Iron metabolism biomarkers and mortality risk in U.S. patients with congestive heart failure: NHANES 1999–2018 analysis

Abstract

Background and aimsIron deficiency is a major public health concern. We aimed to assess the predictive capability of 4 iron metabolism biomarkers for all-cause and cardiovascular disease-specific mortality in U.S. patients with congestive heart failure (CHF). Methods and results1904 CHF patients aged ≥20 years were enrolled from NHANES, 1999–2000 to 2017–2018. All analyses were weighted to provide nationally representative estimates.

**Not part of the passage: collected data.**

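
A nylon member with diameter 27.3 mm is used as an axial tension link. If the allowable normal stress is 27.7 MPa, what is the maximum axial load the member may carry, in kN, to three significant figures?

A = 585.3 mm².
P_max = σ_allow · A = 27.7 · 585.3 = 16210 N = 16.21 kN.

16.2 kN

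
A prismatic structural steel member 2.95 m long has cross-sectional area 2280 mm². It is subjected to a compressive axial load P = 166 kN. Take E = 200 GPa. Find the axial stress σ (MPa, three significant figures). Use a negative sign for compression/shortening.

-72.8 MPa

σ = N/A = -166000/2280 = -72.81 MPa.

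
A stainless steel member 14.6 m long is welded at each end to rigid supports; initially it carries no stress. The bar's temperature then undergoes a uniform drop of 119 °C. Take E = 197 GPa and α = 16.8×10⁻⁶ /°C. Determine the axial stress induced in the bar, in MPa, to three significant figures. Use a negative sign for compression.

394 MPa

Free thermal expansion αLΔT = 16.8e-6 · 14600 · -119 = -29.19 mm.
The walls impose strain ε = −(-29.19)/14600 = 1.9992e-03; σ = Eε = 197000 · 1.9992e-03 = 393.8 MPa.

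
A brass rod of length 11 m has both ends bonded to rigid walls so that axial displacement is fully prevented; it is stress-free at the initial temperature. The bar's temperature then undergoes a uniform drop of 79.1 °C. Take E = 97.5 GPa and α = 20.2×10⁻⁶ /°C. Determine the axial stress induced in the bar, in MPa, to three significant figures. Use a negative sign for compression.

Free thermal expansion αLΔT = 20.2e-6 · 11000 · -79.1 = -17.58 mm.
The walls impose strain ε = −(-17.58)/11000 = 1.5978e-03; σ = Eε = 97500 · 1.5978e-03 = 155.8 MPa.

156 MPa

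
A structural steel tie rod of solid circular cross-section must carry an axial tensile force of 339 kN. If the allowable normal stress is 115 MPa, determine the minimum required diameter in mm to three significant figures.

61.3 mm

Required area A ≥ P/σ_allow = 339000/115 = 2948 mm².
For a solid circular section, d ≥ √(4A/π) = 61.26 mm.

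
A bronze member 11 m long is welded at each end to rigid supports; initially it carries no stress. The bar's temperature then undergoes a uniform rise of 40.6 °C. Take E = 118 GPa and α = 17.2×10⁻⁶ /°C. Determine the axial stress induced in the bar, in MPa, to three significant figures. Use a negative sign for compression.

Free thermal expansion αLΔT = 17.2e-6 · 11000 · 40.6 = 7.682 mm.
The walls impose strain ε = −(7.682)/11000 = -6.9832e-04; σ = Eε = 118000 · -6.9832e-04 = -82.4 MPa.

-82.4 MPa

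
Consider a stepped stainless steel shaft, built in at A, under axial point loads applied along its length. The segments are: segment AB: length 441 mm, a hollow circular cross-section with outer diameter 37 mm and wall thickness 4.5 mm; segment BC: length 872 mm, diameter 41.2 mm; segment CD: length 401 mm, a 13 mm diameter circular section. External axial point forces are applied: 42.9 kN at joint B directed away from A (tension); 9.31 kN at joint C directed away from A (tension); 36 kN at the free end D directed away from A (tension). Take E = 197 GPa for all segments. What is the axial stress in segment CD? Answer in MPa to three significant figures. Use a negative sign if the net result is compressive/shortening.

Internal axial forces (sectioning from the free end, tension +): N_CD = 36 kN, N_BC = 45.31 kN, N_AB = 88.21 kN.
A_CD = 132.7 mm².
σ_CD = N_CD/A_CD = 36000/132.7 = 271.2 MPa.

271 MPa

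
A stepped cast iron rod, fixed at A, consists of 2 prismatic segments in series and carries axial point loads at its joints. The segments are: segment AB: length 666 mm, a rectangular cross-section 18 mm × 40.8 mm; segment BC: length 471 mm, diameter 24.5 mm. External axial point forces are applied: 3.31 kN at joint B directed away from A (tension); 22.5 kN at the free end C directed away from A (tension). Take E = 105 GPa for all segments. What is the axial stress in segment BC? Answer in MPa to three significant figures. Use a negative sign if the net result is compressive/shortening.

47.7 MPa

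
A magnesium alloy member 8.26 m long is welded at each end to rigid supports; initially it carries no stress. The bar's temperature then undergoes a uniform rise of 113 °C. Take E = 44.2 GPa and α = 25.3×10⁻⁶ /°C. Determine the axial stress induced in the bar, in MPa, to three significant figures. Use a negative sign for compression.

Free thermal expansion αLΔT = 25.3e-6 · 8260 · 113 = 23.61 mm.
The walls impose strain ε = −(23.61)/8260 = -2.8589e-03; σ = Eε = 44200 · -2.8589e-03 = -126.4 MPa.

-126 MPa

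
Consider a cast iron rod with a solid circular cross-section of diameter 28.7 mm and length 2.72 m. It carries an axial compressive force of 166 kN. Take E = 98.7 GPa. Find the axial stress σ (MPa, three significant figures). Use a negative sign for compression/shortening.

-257 MPa

A = 646.9 mm².
σ = N/A = -166000/646.9 = -256.6 MPa.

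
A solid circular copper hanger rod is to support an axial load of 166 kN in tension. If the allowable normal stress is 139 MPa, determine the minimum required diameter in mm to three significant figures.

39.0 mm

Required area A ≥ P/σ_allow = 166000/139 = 1194 mm².
For a solid circular section, d ≥ √(4A/π) = 38.99 mm.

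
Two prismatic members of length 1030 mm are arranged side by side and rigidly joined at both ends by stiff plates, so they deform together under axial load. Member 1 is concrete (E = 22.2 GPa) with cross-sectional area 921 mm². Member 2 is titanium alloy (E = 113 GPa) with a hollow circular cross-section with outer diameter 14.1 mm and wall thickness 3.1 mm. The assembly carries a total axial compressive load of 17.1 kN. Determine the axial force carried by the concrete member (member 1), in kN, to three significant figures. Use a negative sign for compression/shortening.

-10.7 kN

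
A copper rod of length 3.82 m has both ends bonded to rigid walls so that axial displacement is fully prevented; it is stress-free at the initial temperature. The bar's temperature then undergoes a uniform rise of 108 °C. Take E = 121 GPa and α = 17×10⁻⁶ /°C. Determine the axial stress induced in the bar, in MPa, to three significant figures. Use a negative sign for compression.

Free thermal expansion αLΔT = 17e-6 · 3820 · 108 = 7.014 mm.
The walls impose strain ε = −(7.014)/3820 = -1.8360e-03; σ = Eε = 121000 · -1.8360e-03 = -222.2 MPa.

-222 MPa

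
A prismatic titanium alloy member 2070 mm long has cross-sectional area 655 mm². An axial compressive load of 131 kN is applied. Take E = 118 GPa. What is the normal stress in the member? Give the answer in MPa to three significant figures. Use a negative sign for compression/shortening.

-200 MPa

σ = N/A = -131000/655 = -200 MPa.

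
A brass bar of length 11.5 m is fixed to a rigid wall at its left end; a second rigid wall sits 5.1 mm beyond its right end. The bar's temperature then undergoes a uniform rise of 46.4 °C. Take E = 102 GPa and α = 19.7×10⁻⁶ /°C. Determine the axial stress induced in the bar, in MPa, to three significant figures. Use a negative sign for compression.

Free thermal expansion αLΔT = 19.7e-6 · 11500 · 46.4 = 10.51 mm.
The walls engage after the gap closes; constrained expansion = 10.51 − 5.1 = 5.412 mm.
The walls impose strain ε = −(5.412)/11500 = -4.7060e-04; σ = Eε = 102000 · -4.7060e-04 = -48 MPa.

-48.0 MPa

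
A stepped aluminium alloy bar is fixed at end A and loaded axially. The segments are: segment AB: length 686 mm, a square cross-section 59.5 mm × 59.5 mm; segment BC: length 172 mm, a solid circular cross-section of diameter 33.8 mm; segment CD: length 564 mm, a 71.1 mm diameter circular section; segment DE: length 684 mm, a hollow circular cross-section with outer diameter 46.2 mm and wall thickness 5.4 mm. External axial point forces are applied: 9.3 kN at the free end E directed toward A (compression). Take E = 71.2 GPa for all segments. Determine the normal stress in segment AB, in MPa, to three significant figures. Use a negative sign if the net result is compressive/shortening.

-2.63 MPa

Internal axial forces (sectioning from the free end, tension +): N_DE = -9.3 kN, N_CD = -9.3 kN, N_BC = -9.3 kN, N_AB = -9.3 kN.
A_AB = 3540 mm².
σ_AB = N_AB/A_AB = -9300/3540 = -2.627 MPa.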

Among 1905 CHF patients, mean age was 71 years, and 1024 (53.8%), 459 (24.1%), 206 (10.8%), and 216 (11.3%) were Non-Hispanic Black, Non-Hispanic White, Hispanic-Mexican American, and Hispanic-Other Hispanic, respectively. During follow-ups, 1080 deaths occurred. Median follow-up time was 5.08 years. Per-unit increase in natural-logarithmic-transformed iron and transferrin saturation decreased all-cause mortality risk separately by 33.0% (adjusted hazard ratio: 0.670, 95% confidence interval: 0.563 to 0.797, P < 0.001) and 32.6% (0.674, 0.495 to 0.917, 0.013), and per-unit increase in transferrin receptor increased mortality risk by 33.7% (1.337, 1.104 to 1.618, 0.004). Two derivates from 3 significant iron biomarkers were generated - transferrin receptor to natural-logarithmic-transformed iron ratio (TRI) and transferrin receptor to natural-logarithmic-transformed transferrin saturation ratio (TRTS), which were significantly associated with all-cause mortality, with per-unit increase corresponding to 2.692- and 1.655-fold increased all-cause mortality risk (P: 0.003 and 0.023). Only iron and TRTS were associated with the significant risk of cardiovascular disease-specific mortality (P: 0.004 and 0.017). ConclusionsOur findings identified 3 iron metabolism biomarkers that were individually, significantly, and independently associated with all-cause mortality in patients with CHF, and importantly 2 derivates generated exhibited stronger predictive capability.